I got addicted to Lifetime movies during an uneventful visit to my mom a few years ago. It was the first time in ages I'd gone to see her on an ordinary week rather than for Christmas or Thanksgiving. It turned out that when she wasn't busy with holiday activities, and the tv schedules were running normally, she more or less organized her days around Lifetime movie time, one at 6 pm and another at 8 pm. I watched them all with her, and ended up not stopping just because I went home.
Sadly for my mom, Lifetime now only shows a movie every night at 8 pm Central, the 6-8 time slot is just sit coms, so she's had her supply cut back. But I have a digitial cable package that includes the 24-hour Lifetime Movie Network and TiVo, so basically I'm unstoppable.
Lifetime movies are clearly pretty fascinating to many women just on their own, but I was amazed at how much of the content seemed to be borrowed from several genres that already interested me, like gothic literature, horror movies, and true crime drama, or at least the subsets of those genres that are organized around more "feminine" concerns. A lot of the story elements in Lifetime movies have been the stuff of compelling fiction aimed at women for hundreds of years; others reflect more recent anxieties.

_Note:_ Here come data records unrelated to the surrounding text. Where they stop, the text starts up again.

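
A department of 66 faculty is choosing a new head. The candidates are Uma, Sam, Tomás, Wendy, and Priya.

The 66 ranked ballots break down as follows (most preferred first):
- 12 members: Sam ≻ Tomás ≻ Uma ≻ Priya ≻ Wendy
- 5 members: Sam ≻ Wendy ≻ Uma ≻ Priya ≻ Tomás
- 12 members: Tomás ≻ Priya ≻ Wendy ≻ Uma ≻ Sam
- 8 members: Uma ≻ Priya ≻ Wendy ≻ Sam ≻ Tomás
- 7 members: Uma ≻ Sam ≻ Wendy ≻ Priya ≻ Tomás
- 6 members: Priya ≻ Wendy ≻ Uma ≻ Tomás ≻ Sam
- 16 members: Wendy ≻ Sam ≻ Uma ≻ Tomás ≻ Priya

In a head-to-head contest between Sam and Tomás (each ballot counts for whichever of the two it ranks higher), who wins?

Sam

Sam is ranked above Tomás on 48 ballots; Tomás above Sam on 18.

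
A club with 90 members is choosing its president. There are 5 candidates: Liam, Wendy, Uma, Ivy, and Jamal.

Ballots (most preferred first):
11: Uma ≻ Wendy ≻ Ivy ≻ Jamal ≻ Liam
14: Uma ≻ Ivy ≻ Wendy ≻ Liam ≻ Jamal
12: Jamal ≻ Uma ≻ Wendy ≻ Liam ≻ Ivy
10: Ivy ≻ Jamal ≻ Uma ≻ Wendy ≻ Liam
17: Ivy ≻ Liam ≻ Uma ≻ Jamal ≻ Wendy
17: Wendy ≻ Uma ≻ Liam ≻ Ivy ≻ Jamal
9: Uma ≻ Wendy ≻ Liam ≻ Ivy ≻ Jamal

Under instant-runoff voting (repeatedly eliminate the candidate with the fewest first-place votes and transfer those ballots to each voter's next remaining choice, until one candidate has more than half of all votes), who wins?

Round 1: Liam 0, Wendy 17, Uma 34, Ivy 27, Jamal 12. Liam eliminated.
Round 2: Wendy 17, Uma 34, Ivy 27, Jamal 12. Jamal eliminated.
Round 3: Wendy 17, Uma 46, Ivy 27. Uma has a majority (≥46).

Uma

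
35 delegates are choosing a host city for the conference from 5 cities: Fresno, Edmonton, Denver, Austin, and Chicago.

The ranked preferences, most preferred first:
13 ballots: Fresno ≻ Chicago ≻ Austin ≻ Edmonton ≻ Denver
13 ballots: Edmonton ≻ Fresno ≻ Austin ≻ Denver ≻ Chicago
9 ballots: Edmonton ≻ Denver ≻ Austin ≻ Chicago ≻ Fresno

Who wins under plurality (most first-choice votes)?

First-place votes: Fresno 13, Edmonton 22, Denver 0, Austin 0, Chicago 0.

Edmonton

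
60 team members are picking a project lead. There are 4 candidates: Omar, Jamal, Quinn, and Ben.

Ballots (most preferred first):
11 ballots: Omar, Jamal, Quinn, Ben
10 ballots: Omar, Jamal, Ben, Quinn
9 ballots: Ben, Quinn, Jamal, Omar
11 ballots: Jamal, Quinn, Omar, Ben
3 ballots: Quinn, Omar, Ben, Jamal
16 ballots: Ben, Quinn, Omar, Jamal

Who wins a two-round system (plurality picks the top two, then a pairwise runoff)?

Omar

Round 1 first-place votes: Omar 21, Jamal 11, Quinn 3, Ben 25. Ben and Omar advance.
Runoff: Ben is ranked above Omar on 25 ballots, Omar above Ben on 35.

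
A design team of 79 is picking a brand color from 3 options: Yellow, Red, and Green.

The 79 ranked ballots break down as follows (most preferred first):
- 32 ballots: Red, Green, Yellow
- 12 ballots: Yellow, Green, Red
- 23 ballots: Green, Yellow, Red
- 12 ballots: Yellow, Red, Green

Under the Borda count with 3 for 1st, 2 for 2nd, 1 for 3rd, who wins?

Yellow: 32×1 + 12×3 + 23×2 + 12×3 = 150
Red: 32×3 + 12×1 + 23×1 + 12×2 = 155
Green: 32×2 + 12×2 + 23×3 + 12×1 = 169

Green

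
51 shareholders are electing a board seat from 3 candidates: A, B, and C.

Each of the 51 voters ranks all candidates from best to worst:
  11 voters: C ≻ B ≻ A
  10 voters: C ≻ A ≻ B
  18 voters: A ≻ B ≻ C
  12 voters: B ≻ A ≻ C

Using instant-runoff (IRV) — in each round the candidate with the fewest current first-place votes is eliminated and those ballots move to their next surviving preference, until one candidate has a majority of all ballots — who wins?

Round 1: A 18, B 12, C 21. B eliminated.
Round 2: A 30, C 21. A has a majority (≥26).

A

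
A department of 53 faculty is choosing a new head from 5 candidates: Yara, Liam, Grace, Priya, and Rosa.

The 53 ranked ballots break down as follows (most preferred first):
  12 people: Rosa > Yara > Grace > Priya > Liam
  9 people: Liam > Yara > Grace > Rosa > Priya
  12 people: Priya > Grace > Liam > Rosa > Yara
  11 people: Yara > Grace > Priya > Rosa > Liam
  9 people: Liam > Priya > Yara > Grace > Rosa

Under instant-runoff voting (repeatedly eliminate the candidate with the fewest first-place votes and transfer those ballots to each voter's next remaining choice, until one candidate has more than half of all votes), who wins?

Priya

Round 1: Yara 11, Liam 18, Grace 0, Priya 12, Rosa 12. Grace eliminated.
Round 2: Yara 11, Liam 18, Priya 12, Rosa 12. Yara eliminated.
Round 3: Liam 18, Priya 23, Rosa 12. Rosa eliminated.
Round 4: Liam 18, Priya 35. Priya has a majority (≥27).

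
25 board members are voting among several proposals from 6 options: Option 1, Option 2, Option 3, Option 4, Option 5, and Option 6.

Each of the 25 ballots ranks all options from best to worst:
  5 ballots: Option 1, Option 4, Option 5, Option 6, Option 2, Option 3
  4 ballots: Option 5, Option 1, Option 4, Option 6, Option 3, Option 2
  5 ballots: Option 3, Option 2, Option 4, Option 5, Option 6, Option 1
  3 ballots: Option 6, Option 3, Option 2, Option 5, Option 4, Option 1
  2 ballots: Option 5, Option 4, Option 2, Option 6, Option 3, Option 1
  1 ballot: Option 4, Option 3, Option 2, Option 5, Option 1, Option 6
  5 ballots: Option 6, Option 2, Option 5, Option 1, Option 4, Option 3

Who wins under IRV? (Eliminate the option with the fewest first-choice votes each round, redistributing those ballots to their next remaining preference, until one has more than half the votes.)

Round 1: Option 1 5, Option 2 0, Option 3 5, Option 4 1, Option 5 6, Option 6 8. Option 2 eliminated.
Round 2: Option 1 5, Option 3 5, Option 4 1, Option 5 6, Option 6 8. Option 4 eliminated.
Round 3: Option 1 5, Option 3 6, Option 5 6, Option 6 8. Option 1 eliminated.
Round 4: Option 3 6, Option 5 11, Option 6 8. Option 3 eliminated.
Round 5: Option 5 17, Option 6 8. Option 5 has a majority (≥13).

Option 5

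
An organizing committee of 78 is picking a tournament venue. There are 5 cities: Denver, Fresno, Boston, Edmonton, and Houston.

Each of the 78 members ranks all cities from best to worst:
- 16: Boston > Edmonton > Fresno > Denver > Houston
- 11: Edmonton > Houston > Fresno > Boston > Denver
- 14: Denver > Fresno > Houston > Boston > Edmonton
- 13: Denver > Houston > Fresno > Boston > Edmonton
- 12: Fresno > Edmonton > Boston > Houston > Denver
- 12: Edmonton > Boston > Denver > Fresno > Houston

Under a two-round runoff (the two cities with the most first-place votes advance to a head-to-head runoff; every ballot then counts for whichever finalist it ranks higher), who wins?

Edmonton

Round 1 first-place votes: Denver 27, Fresno 12, Boston 16, Edmonton 23, Houston 0. Denver and Edmonton advance.
Runoff: Denver is ranked above Edmonton on 27 ballots, Edmonton above Denver on 51.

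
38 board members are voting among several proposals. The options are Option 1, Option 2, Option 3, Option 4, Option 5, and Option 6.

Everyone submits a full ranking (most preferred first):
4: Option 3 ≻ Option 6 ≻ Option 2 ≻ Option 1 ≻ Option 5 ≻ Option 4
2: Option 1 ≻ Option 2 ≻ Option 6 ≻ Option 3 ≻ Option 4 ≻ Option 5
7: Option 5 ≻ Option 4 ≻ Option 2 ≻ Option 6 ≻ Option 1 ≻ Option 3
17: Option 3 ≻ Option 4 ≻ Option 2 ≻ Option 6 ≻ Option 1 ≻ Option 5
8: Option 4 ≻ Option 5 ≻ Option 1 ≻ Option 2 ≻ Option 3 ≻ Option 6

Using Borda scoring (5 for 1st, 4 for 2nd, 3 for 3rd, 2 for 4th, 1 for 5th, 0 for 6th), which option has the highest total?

Option 1: 4×2 + 2×5 + 7×1 + 17×1 + 8×3 = 66
Option 2: 4×3 + 2×4 + 7×3 + 17×3 + 8×2 = 108
Option 3: 4×5 + 2×2 + 7×0 + 17×5 + 8×1 = 117
Option 4: 4×0 + 2×1 + 7×4 + 17×4 + 8×5 = 138
Option 5: 4×1 + 2×0 + 7×5 + 17×0 + 8×4 = 71
Option 6: 4×4 + 2×3 + 7×2 + 17×2 + 8×0 = 70

Option 4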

The purpose of the blog is, first and foremost, to compile a review database of Lifetime movies (not least in order to keep track of what I've already seen; it's amazing how hard it is to remember whether you've already seen a particular movie out of a collection of hundreds that all have titles that are various combinations of words like "terror" and "deception" and "family" and "secrets" and whatnot), and secondarily to keep some sort of track of how the thematic elements in Lifetime movies relate to themes from other genres.* I'd also like to post some reviews of my favorite gothic novels and true crime movies. I hope to use the blog as motivation to make time to expand my reading in gothic and classic horror also, something I've been meaning to do for a while.
*Not as pretentious as it sounds! Not with themes like "stranger danger" and "kill my husband," anyway.